BGM2Pose: Active 3D Human Pose Estimation with Non-Stationary Sounds
Yuto Shibata, Yusuke Oumi, Go Irie, Akisato Kimura, Yoshimitsu Aoki, Mariko Isogawa
TL;DR
BGM2Pose tackles the challenge of non-invasively estimating 3D human poses from non-stationary everyday music by introducing a dual strategy: a Frequency-wise Attention mechanism that focuses on informative frequency bands and a Contrastive Pose Extraction module that separates pose signals from music via hard negative sampling. The approach is instantiated on the AMPL dataset, demonstrating improved RMSE, MAE, and PCKh@0.5 over baselines and showing robustness to unseen music and plain clothes.
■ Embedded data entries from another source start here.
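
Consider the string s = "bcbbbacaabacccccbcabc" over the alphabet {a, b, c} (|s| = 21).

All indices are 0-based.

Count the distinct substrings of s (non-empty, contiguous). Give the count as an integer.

rank→(start, suffix):
  0 → (7, 'aabacccccbcabc')
  1 → (8, 'abacccccbcabc')
  2 → (18, 'abc')
  3 → (5, 'acaabacccccbcabc')
  4 → (10, 'acccccbcabc')
  5 → (4, 'bacaabacccccbcabc')
  6 → (9, 'bacccccbcabc')
  7 → (3, 'bbacaabacccccbcabc')
  8 → (2, 'bbbacaabacccccbcabc')
  9 → (19, 'bc')
  10 → (16, 'bcabc')
  11 → (0, 'bcbbbacaabacccccbcabc')
  12 → (20, 'c')
  13 → (6, 'caabacccccbcabc')
  14 → (17, 'cabc')
  15 → (1, 'cbbbacaabacccccbcabc')
  16 → (15, 'cbcabc')
  17 → (14, 'ccbcabc')
  18 → (13, 'cccbcabc')
  19 → (12, 'ccccbcabc')
  20 → (11, 'cccccbcabc')

SA = [7, 8, 18, 5, 10, 4, 9, 3, 2, 19, 16, 0, 20, 6, 17, 1, 15, 14, 13, 12, 11]
[i] adj suffixes → lcp
  [1] 7/8 → 1 ('a')
  [2] 8/18 → 2 ('ab')
  [3] 18/5 → 1 ('a')
  [4] 5/10 → 2 ('ac')
  [5] 10/4 → 0 ('')
  [6] 4/9 → 3 ('bac')
  [7] 9/3 → 1 ('b')
  [8] 3/2 → 2 ('bb')
  [9] 2/19 → 1 ('b')
  [10] 19/16 → 2 ('bc')
  [11] 16/0 → 2 ('bc')
  [12] 0/20 → 0 ('')
  [13] 20/6 → 1 ('c')
  [14] 6/17 → 2 ('ca')
  [15] 17/1 → 1 ('c')
  [16] 1/15 → 2 ('cb')
  [17] 15/14 → 1 ('c')
  [18] 14/13 → 2 ('cc')
  [19] 13/12 → 3 ('ccc')
  [20] 12/11 → 4 ('cccc')

n(n+1)/2 = 21·22/2 = 231
Σ LCP = 0 + 1 + 2 + 1 + 2 + 0 + 3 + 1 + 2 + 1 + 2 + 2 + 0 + 1 + 2 + 1 + 2 + 1 + 2 + 3 + 4 = 33
distinct = 231 − 33 = 198

198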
This work advances practical acoustic sensing by enabling pose estimation in naturalistic environments without intrusive signals, with potential applications in privacy-preserving surveillance, VR/AR, and healthcare. The combination of FA and CPE provides a general template for extracting task-relevant information from complex, non-stationary audio sources.
Abstract
We propose BGM2Pose, a non-invasive 3D human pose estimation method using arbitrary music (e.g., background music) as active sensing signals. Unlike existing approaches that significantly limit practicality by employing intrusive chirp signals within the audible range, our method utilizes natural music that causes minimal discomfort to humans. Estimating human poses from standard music presents significant challenges. In contrast to sound sources specifically designed for measurement, regular music varies in both volume and pitch. These dynamic changes in signals caused by music are inevitably mixed with alterations in the sound field resulting from human motion, making it hard to extract reliable cues for pose estimation. To address these challenges, BGM2Pose introduces a Contrastive Pose Extraction Module that employs contrastive learning and hard negative sampling to eliminate musical components from the recorded data, isolating the pose information. Additionally, we propose a Frequency-wise Attention Module that enables the model to focus on subtle acoustic variations attributable to human movement by dynamically computing attention across frequency bands. Experiments suggest that our method outperforms the existing methods, demonstrating substantial potential for real-world applications. Our datasets and code will be made publicly available.